The research findings suggest that a new agent that inhibits GRP78 might provide a solution for the tens of thousands of women who develop resistance to anti-estrogen drugs. Though more than 70-percent of breast cancers express estrogen receptors that fuel cancer growth, about one-third of these cases fail to be cured by therapies that target this receptor.

“Since GRP78 plays such an important role in drug resistance, it would be of great benefit to develop agents that target this protein,” the study’s lead author, Katherine Cook, Ph.D., a postdoctoral investigator in the lab of Robert Clarke, Ph.D., D.Sc., senior study author and professor of oncology and Dean for Research at Georgetown University Medical Center, was quoted as saying.

Several GRP78 inhibitors have already been developed are currently being tested, but not yet at the level of human clinical trials. This is the first study to show that GRP78 is a regulator of resistance to tamoxifen and fulvestrant, as well as the first to reveal how GRP78 directly controls autophagy.

It has previously been unknown why estrogen-receptor positive breast tumors fail to respond, or initially respond and grow upon achieving resistance to these agents. These findings could have high translational impact and bring a new perspective to the molecular crosstalk between cell stress, apoptosis, and autophagy.

This research is a continuation of a string of studies about anti-estrogen resistance by Clarke, Cook, and their Georgetown collaborators. For example, a paper published March 15 in Cancer Research described how a program known as the “unfolded protein response” (UPR) is activated in breast cells treated with the therapies once these cells sense stress. An accumulation of unfolded or misfolded proteins inside the cell activate the response.

“Since cancers often grow rapidly, tumors may lack enough energy to properly fold proteins into the correct orientation. These misfolded proteins accumulate in the cell and trigger UPR,” Cook was quoted as saying. “In normal cells, UPR is protective and if the stimuli lasts for an extended period of time UPR becomes pro-death. But we have found cancers use the UPR to promote survival.”

In this study, the scientists targeted GRP78 as the master regulator of UPR, therefore promoting anti-estrogen resistance. It does this by preventing stressed cells from initiating programmed cell death, and by stimulating autophagy, which clears cells of the misfolded proteins while providing beneficial nutrition to the cell.
When the scientists inhibited GRP78 in anti-estrogen resistant cells, they promoted cell death and inhibited autophagy, resulting in larger amounts of dead cells.

Additionally, they found that GRP78 does not play a role in breast cancers that never responded to anti-estrogen therapy; this shows that initial resistance and acquired resistance represent separate biological phenomenon. “This observation is consistent with the emerging concept that acquired resistance may be an adaptive response,” Cook was quoted as saying.

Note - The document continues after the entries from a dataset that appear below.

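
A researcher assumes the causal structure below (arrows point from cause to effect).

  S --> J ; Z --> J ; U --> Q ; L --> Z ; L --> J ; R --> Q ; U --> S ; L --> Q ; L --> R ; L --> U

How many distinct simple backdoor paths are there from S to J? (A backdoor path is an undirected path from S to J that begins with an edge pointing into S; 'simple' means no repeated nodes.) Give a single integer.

6

A backdoor path from S to J is any simple undirected path whose first edge points into S (i.e. leaves S via a parent).
Parents of S: {U}.
Enumerating:
  P1: S <- U <- L -> Z -> J
  P2: S <- U <- L -> J
  P3: S <- U -> Q <- L -> Z -> J
  P4: S <- U -> Q <- L -> J
  P5: S <- U -> Q <- R <- L -> Z -> J
  P6: S <- U -> Q <- R <- L -> J
That exhausts the simple backdoor paths. Count: 6.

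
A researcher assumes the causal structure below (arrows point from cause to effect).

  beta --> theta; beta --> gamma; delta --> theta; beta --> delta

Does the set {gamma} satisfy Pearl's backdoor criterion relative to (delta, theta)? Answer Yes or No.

No

Backdoor paths from delta to theta (paths whose first edge points into delta):
  P1: delta <- beta -> theta
Condition 1 (no descendant of delta in the set): holds — descendants of delta are {theta}; none are in {gamma}.
Condition 2 (every backdoor path blocked by {gamma}):
  P1: open — no interior node is in the conditioning set.
{gamma} does not satisfy the backdoor criterion.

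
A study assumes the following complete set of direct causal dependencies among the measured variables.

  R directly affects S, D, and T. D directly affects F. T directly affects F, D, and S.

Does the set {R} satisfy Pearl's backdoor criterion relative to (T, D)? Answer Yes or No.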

Elevated GRP78 has been found in different cancer types, including breast cancer, and in resistance to several different chemotherapy treatments.

Cook was quoted as saying, “The basic principle we establish of using GRP78 to integrate the cellular functions of apoptosis and autophagy raises the provocative question that this signaling may be widely applicable and represent a major stress response.”